I learned to love Frank Sinatra’s music as an adult. He was persona non grata in our house growing up. When I was an adult, I asked my mom about that because we listened to so many of the classic crooners. She said she never cared for Sinatra because of his alleged ties to the mob. I had no such qualms and collected his music and some of his movies, especially the musicals he did for MGM.

Recently I read the ARC of Strangers in the Night: A Novel of Frank Sinatra and Ava Gardner by Heather Webb and wanted to know how much of the book was real or not. It became clear to me that Heather Webb relied on Kaplan’s work when writing her historical fiction account of Sinatra and Ava Gardner because things match up pretty well with this book.

Frank Sinatra was a complex man, and Italian American who faced prejudice because of his heritage, but he didn’t let that stop him. In fact, it made him more tolerant of all minorities in a time when Jim Crow was still prevalent in society.
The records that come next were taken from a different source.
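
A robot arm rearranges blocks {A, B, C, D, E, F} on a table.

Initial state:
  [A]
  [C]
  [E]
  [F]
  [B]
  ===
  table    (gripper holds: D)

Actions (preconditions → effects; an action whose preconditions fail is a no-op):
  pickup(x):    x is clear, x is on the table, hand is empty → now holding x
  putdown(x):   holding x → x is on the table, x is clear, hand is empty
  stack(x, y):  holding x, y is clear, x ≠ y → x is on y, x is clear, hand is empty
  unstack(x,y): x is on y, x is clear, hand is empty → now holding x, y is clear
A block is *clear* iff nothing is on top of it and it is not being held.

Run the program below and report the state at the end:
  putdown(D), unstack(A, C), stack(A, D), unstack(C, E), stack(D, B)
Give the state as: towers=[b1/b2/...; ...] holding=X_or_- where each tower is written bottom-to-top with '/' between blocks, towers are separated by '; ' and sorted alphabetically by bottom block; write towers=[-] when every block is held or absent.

step 1 (putdown(D)): towers=[B/F/E/C/A; D] holding=-
step 2 (unstack(A, C)): towers=[B/F/E/C; D] holding=A
step 3 (stack(A, D)): towers=[B/F/E/C; D/A] holding=-
step 4 (unstack(C, E)): towers=[B/F/E; D/A] holding=C
step 5 (stack(D, B)) [no-op]: towers=[B/F/E; D/A] holding=C

towers=[B/F/E; D/A] holding=C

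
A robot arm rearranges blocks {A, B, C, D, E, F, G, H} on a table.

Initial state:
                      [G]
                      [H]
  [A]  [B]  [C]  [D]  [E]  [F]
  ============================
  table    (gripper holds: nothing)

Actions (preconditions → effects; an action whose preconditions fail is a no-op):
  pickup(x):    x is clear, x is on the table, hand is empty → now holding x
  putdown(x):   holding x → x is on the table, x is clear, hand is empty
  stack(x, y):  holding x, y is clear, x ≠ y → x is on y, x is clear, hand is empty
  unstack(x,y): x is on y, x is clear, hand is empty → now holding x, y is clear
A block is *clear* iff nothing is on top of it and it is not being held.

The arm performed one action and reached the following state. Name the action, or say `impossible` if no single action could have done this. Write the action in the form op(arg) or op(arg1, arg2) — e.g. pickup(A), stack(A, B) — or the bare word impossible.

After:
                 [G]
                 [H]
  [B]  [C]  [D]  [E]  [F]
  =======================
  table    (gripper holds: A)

target: towers=[B; C; D; E/H/G; F] holding=A
     unstack(G, H) → towers=[A; B; C; D; E/H; F] holding=G
         pickup(A) → towers=[B; C; D; E/H/G; F] holding=A  ← match
         pickup(B) → towers=[A; C; D; E/H/G; F] holding=B
         pickup(F) → towers=[A; B; C; D; E/H/G] holding=F
         pickup(D) → towers=[A; B; C; E/H/G; F] holding=D
         pickup(C) → towers=[A; B; D; E/H/G; F] holding=C

pickup(A)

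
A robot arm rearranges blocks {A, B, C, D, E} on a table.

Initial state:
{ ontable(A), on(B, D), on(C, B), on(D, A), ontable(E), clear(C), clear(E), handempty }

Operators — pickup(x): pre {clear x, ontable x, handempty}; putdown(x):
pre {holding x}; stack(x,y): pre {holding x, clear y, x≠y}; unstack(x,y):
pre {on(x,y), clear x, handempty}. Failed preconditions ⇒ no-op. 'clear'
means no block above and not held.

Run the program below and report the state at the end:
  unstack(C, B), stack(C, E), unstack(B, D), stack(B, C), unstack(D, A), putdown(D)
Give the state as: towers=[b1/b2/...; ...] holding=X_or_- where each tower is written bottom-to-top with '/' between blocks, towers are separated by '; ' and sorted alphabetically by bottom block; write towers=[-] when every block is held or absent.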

However, as forward-thinking Frank was about that, he was absolutely horrible when it came to the treatment of women, which is surprising because he had a strong mother figure. He used and abused women, treating his first wife, Nancy, horribly. He had affairs with Lana Turner and Marilyn Maxwell, and then he met Ava Gardner. He’s met his match. At least that’s how he saw it.

For all of Frank Sinatra’s early successes, there was the undercurrent of mafia help when he needed bookings at clubs, and he never could shake that image. Of course, it didn’t help that Frank kept up these friendships throughout his life. They certainly helped launch him into the big time with first the Harry James Orchestra and later the Tommy Dorsey Band.

Before Sinatra, there was Bing Crosby, who changed the way popular music was sung for every generation that came after him. Frank did something that Crosby did not: he appealed to the younger crowd, the bobby-soxers went wild for him and screamed and hollered so loud and fainted whenever he performed. Some of this was staged, but plenty of it was real. He was a musical heartthrob who reigned until Elvis came along and elicited the same response from teenage girls.

But then, just as quickly as Sinatra became hot, his star cooled. His movies weren’t making money, his music didn’t sell, there was something wrong with his voice and he couldn’t fill the clubs. All the trade papers thought he was washed up. The book reaches the climax when Sinatra begged and pleaded and did a screen test for the movie From Here to Eternity. He was convinced that if he played Maggio, he could win an Academy Award and things would turn around for him.

And then, the book ends, on the cusp of his big comeback. Volume two of his biography to be reviewed in a few weeks!